The cell is the basic unit of life and new methods for profiling the genetic characteristics of individual cells are transforming our understanding of disease. Cancer arises when a single cell acquires genetic alterations leading to uncontrolled replication. As tumour cells divide, they continue to acquire mutations which they pass on to their descendants, forming sub-populations with different characteristics. This genetic diversity can allow tumours to evolve resistance to treatment and eventually spread.
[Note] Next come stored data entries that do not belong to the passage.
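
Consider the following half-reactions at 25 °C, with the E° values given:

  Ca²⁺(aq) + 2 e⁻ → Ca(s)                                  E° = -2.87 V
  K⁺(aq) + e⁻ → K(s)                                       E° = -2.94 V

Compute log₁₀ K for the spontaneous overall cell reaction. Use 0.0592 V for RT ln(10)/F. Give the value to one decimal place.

Cathode: Ca²⁺/Ca; anode: K⁺/K. E°cell = +0.07 V, n = 2.
log K = nE°cell / 0.0592 = (2)(+0.07) / 0.0592 = 2.4.

2.4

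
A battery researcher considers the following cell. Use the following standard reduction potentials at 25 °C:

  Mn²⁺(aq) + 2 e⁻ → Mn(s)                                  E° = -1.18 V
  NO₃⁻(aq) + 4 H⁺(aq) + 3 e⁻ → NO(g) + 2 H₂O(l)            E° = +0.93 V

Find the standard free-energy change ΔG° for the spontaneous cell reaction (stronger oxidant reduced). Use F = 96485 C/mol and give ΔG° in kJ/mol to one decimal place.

-1221.5 kJ/mol

NO₃⁻/NO (E° = +0.93 V) is the cathode; Mn²⁺/Mn (E° = -1.18 V) is the anode, so E°cell = +2.11 V.
Balancing electrons gives n = 6 (lcm of 3 and 2).
ΔG° = −nFE° = −(6)(96485)(+2.11) = -1,221,500 J = -1221.5 kJ/mol.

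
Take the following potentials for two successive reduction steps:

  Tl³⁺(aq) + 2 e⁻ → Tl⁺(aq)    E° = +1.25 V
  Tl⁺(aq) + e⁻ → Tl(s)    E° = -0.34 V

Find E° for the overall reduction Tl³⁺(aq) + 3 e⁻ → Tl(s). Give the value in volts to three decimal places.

+0.720 V

Adding the free-energy changes (−nFE°) of the two steps gives −n₃FE°₃ = −n₁FE°₁ − n₂FE°₂.
E°₃ = (2×+1.25 + 1×-0.34) / 3 = (+2.160) / 3 = +0.720 V.
Simply averaging or adding the two E° values would be wrong; the electron-weighted sum is required.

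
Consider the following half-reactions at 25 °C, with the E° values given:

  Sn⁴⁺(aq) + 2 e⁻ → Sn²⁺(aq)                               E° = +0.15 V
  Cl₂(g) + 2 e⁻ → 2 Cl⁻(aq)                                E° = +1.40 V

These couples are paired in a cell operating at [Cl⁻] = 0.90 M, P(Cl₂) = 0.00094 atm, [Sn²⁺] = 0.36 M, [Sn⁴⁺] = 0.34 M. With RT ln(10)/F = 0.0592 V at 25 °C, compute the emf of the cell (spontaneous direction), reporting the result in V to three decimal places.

+1.164 V

Cl₂/Cl⁻ is the cathode (higher E°), Sn⁴⁺/Sn²⁺ the anode: E°cell = +1.40 − (+0.15) = +1.25 V, n = 2.
Overall: Cl₂(g) + Sn²⁺(aq) → 2 Cl⁻(aq) + Sn⁴⁺(aq)
Q = [Cl⁻]^2·[Sn⁴⁺] / (P(Cl₂)·[Sn²⁺]); log Q = 2.911.
E = E° − (0.0592/n) log Q = +1.25 − (0.0592/2)(2.911) = +1.164 V.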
As such, profiling the genetic alterations and patterns of gene expression in tumours and their surrounding environment can reveal mechanisms underlying disease relapse and metastatic progression.
Current single cell genomic platforms present deficiencies in throughput, accuracy, and customizability. Researchers at The University of British Columbia developed the Isolatrix, an inkjet-based platform that integrates high-resolution imaging and neural network-based object recognition to rapidly isolate cells for genetic profiling. Building on a working prototype, the multidisciplinary team will engineer new features and validate the platform by implementing an established protocol for single cell DNA sequencing, benchmarking relative to an existing instrument currently in use at BC Cancer. The major goal of the project will be to extend the capabilities of the platform by performing full-length RNA sequencing at scale.
The global market for single cell analysis is forecast to reach $2.5B US by 2025. Comprehensive DNA and RNA measurement approaches are not readily available at scale on existing commercial platforms. As such, development of key platform features and validation of these workflows at BC Cancer will pave the way for optimization of new measurement protocols, and progress towards commercialization.